Lexi is better off elsewhere — she has bigger things on her mind. She’s been reading the Bible Rue left at her place, as Rue was forging a connection with her faith. Back then, Lexi had told Rue she was being annoying; now, she regrets it. “I could have left things better,” she tells her sister. “It doesn’t matter how you leave things,” says Cassie, citing their father’s abandonment of the family. “It still sucks.” There’s a comfort, though, in going through the suck together. Art provides solace, too; in a single, brief sequence, we see Jules (Hunter Schafer) painting a portrait of Rue.

A Final Tribute

In the episode’s closing sequence, we see Ali visiting the farmhouse Rue encountered back in the season premiere, when she was crossing the Mexico-U.S. border as a drug mule and seeking help. Then, the family she saw and their aura of benevolence and peace made her consider turning to faith. Now, the family remembers her fondly when Ali tells them “My daughter stayed here a while back.” They ask after her, and are taken aback when Ali says “She’s in a better place.”

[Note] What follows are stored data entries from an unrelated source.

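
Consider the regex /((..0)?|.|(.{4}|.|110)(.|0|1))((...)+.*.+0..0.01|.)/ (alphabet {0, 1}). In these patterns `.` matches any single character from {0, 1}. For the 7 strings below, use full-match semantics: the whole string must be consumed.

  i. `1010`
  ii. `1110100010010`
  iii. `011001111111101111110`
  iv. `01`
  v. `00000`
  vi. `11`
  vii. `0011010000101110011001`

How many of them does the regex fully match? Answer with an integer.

2

i → no match
ii → no match
iii → no match
iv → match
v → no match
vi → match
vii → no match
Total matched: 2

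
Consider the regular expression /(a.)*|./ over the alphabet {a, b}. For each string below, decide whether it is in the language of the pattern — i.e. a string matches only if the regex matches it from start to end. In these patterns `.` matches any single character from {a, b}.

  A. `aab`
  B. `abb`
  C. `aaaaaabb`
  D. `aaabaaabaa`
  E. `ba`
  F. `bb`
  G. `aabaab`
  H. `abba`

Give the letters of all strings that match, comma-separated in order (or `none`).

D

A. `aab` → no match
B. `abb` → no match
C. `aaaaaabb` → no match
D. `aaabaaabaa` → match
E. `ba` → no match
F. `bb` → no match
G. `aabaab` → no match
H. `abba` → no match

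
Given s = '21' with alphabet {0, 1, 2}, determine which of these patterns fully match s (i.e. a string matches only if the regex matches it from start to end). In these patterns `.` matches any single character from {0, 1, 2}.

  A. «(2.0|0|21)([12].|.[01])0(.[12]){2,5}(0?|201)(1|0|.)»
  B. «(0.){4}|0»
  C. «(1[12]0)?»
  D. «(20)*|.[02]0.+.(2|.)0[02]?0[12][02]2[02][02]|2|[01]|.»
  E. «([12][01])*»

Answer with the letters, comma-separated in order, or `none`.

A → no match
B → no match — must start with '0'
C → no match
D → no match
E → match

E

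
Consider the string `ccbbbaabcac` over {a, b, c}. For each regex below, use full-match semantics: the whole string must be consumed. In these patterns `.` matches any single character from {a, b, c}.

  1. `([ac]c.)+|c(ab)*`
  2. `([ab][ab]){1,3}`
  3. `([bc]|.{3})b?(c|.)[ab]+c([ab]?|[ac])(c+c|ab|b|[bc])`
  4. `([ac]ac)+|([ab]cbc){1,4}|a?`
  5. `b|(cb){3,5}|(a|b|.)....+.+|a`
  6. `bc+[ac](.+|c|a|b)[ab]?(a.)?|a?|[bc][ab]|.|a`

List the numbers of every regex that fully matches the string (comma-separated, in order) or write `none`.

3, 5

1 → no match
2 → no match
3 → match
4 → no match
5 → match
6 → no match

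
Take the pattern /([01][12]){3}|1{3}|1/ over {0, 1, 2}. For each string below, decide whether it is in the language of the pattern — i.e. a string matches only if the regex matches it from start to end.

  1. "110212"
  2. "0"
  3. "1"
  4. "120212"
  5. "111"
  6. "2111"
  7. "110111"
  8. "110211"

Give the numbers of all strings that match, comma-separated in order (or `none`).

1, 3, 4, 5, 7, 8

1 → match
2 → no match
3 → match
4 → match
5 → match
6 → no match
7 → match
8 → match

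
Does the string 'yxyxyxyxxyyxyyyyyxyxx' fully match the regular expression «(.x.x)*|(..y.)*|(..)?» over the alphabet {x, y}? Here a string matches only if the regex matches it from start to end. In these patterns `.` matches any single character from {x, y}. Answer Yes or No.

No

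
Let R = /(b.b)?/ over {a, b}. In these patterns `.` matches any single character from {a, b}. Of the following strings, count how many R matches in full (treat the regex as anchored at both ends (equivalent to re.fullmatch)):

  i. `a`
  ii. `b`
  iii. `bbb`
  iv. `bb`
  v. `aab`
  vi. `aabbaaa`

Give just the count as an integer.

i → no match
ii → no match
iii → match
iv → no match
v → no match
vi → no match
Total matched: 1

1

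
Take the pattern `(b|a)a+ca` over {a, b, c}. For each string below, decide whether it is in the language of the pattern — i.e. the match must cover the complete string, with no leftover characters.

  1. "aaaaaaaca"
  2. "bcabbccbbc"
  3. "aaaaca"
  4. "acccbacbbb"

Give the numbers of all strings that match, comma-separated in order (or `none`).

1, 3

1 → match
2 → no match — must end with "aca"
3 → match
4 → no match — must end with "aca"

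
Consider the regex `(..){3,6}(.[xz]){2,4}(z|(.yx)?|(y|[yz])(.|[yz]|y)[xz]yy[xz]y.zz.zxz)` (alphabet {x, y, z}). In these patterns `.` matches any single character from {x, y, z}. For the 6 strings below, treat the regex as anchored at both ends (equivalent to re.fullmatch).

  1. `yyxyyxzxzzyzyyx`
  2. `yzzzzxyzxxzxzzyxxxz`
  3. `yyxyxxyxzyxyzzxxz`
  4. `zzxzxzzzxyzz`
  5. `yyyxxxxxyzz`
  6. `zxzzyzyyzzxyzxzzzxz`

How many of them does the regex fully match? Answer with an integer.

5

1 → match
2 → match
3 → match
4 → no match
5 → match
6 → match
Total matched: 5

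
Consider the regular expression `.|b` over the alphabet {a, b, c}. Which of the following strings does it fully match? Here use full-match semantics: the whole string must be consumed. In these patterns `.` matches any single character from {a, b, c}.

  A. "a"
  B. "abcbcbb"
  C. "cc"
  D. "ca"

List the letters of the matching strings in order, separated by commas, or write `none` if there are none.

A. "a" → match
B. "abcbcbb" → no match
C. "cc" → no match
D. "ca" → no match

A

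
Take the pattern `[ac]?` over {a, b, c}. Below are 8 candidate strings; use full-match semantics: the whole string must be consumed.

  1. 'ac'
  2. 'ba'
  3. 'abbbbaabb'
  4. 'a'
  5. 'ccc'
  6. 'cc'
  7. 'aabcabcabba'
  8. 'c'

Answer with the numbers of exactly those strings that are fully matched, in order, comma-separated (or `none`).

4, 8

1 → no match
2 → no match
3 → no match
4 → match
5 → no match
6 → no match
7 → no match
8 → match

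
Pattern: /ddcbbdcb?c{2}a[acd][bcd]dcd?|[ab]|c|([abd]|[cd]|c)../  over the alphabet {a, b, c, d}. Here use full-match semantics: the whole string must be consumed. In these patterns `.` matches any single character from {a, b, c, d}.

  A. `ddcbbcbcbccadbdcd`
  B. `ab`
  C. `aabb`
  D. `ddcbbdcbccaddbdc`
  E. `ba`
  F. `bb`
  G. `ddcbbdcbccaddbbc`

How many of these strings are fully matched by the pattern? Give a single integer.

0

A → no match
B. `ab` → no match
C. `aabb` → no match
D → no match
E. `ba` → no match
F. `bb` → no match
G → no match
Total matched: 0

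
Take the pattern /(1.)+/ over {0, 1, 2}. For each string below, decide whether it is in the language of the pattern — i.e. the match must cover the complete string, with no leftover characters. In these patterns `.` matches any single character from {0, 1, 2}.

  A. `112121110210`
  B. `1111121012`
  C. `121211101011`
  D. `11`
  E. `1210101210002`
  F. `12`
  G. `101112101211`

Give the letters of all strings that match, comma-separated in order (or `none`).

A. `112121110210` → no match
B. `1111121012` → match
C. `121211101011` → match
D. `11` → match
E → no match
F. `12` → match
G. `101112101211` → match

B, C, D, F, G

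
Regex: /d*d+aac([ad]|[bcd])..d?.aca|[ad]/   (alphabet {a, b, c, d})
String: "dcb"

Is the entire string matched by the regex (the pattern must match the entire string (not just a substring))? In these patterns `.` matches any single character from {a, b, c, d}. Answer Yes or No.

No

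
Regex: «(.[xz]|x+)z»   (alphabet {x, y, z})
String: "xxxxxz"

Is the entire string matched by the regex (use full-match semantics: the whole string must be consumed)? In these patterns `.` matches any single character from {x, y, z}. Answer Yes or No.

Yes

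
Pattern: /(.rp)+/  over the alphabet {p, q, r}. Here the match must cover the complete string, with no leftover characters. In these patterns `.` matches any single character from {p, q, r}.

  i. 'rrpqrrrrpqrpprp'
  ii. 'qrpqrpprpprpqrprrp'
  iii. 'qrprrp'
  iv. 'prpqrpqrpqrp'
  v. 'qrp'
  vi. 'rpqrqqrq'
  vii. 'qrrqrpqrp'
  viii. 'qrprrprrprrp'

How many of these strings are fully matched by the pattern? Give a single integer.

5

i → no match
ii → match
iii → match
iv → match
v → match
vi → no match — must end with 'rp'
vii → no match
viii → match
Total matched: 5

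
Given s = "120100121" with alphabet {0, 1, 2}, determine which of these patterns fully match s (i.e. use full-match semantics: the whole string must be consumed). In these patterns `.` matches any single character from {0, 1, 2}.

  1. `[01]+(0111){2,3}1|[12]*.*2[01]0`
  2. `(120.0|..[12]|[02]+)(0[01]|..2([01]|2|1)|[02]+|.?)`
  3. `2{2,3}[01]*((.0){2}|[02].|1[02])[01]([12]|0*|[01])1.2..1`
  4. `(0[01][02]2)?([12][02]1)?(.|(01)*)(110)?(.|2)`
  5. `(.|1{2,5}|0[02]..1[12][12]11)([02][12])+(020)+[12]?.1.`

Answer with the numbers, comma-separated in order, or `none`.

2

1 → no match
2 → match
3 → no match — must start with "2"
4 → no match
5 → no match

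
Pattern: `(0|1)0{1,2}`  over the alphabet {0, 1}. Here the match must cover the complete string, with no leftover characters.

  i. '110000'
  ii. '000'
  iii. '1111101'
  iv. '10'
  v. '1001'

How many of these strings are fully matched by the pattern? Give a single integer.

i → no match
ii → match
iii → no match — must end with '0'
iv → match
v → no match — must end with '0'
Total matched: 2

2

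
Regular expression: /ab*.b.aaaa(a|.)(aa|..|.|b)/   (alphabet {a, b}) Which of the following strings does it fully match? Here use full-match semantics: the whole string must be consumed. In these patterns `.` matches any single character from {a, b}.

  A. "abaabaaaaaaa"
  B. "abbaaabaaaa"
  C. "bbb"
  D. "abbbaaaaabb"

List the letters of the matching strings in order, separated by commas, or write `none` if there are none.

D

A → no match
B → no match
C → no match — must start with "a"
D → match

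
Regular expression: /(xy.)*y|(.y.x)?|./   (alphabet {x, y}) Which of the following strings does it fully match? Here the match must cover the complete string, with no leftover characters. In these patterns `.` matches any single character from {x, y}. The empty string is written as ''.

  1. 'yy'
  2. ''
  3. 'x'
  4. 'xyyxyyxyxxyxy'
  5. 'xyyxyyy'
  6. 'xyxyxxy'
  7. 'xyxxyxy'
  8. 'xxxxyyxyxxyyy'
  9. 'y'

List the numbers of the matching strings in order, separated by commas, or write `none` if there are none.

1 → no match
2 → match
3 → match
4 → match
5 → match
6 → no match
7 → match
8 → no match
9 → match

2, 3, 4, 5, 7, 9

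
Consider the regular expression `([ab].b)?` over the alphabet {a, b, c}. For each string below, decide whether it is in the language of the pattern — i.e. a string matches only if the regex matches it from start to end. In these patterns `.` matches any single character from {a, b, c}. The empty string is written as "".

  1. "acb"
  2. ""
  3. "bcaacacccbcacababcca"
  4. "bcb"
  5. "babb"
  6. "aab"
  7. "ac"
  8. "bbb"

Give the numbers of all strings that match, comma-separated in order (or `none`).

1. "acb" → match
2. "" → match
3 → no match
4. "bcb" → match
5. "babb" → no match
6. "aab" → match
7. "ac" → no match
8. "bbb" → match

1, 2, 4, 6, 8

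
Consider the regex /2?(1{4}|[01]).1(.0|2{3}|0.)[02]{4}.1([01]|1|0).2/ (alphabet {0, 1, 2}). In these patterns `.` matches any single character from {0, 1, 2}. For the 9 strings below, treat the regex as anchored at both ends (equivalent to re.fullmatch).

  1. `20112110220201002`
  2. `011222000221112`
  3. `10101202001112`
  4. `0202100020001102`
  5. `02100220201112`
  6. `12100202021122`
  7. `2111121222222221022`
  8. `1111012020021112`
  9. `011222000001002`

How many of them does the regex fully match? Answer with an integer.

6

1 → no match
2 → match
3 → match
4 → no match
5 → match
6 → match
7 → match
8 → no match
9 → match
Total matched: 6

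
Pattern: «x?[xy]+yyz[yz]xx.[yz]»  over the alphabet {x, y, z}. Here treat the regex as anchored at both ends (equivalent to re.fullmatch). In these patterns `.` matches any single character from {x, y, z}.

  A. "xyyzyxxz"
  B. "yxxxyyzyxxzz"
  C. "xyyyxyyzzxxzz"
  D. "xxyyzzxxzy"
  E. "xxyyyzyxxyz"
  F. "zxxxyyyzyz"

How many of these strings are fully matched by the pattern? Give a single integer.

4

A. "xyyzyxxz" → no match
B. "yxxxyyzyxxzz" → match
C → match
D. "xxyyzzxxzy" → match
E. "xxyyyzyxxyz" → match
F. "zxxxyyyzyz" → no match
Total matched: 4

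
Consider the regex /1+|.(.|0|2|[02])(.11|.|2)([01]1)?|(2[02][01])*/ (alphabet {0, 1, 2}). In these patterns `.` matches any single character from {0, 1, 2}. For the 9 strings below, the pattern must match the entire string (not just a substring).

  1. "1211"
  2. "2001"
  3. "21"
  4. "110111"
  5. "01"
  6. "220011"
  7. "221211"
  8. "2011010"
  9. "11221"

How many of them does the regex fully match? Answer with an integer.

1 → no match
2 → no match
3 → no match
4 → no match
5 → no match
6 → no match
7 → no match
8 → no match
9 → no match
Total matched: 0

0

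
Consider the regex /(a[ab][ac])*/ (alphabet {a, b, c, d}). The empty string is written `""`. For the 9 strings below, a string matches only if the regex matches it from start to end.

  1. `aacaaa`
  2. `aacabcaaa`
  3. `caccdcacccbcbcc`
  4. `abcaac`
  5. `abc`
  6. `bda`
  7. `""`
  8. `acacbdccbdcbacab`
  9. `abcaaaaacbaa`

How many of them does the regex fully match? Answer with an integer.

5

1 → match
2 → match
3 → no match
4 → match
5 → match
6 → no match
7 → match
8 → no match
9 → no match
Total matched: 5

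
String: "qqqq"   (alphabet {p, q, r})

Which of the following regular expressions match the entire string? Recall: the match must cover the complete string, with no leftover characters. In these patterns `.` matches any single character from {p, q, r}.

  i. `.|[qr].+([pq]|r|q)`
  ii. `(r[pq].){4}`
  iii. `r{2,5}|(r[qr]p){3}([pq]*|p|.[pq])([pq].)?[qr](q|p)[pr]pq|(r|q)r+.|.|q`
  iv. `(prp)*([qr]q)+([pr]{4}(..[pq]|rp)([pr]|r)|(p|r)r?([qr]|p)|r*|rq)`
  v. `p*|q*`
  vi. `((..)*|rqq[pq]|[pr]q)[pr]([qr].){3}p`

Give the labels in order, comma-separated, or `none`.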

The family prays with Ali before a meal, with a seat at the table left empty. Ali sits directly opposite the chair for Rue and, for a fleeting moment, sees her, with the picture window behind her showing a vast expanse of land and sky — a vista of the strange nation that gave her life, and took it from her. For now, though, Rue looks truly happy, smiling an unencumbered, guileless smile. “May God bless us all,” Rue says in voiceover, to close out the episode, and the story of her too-short life.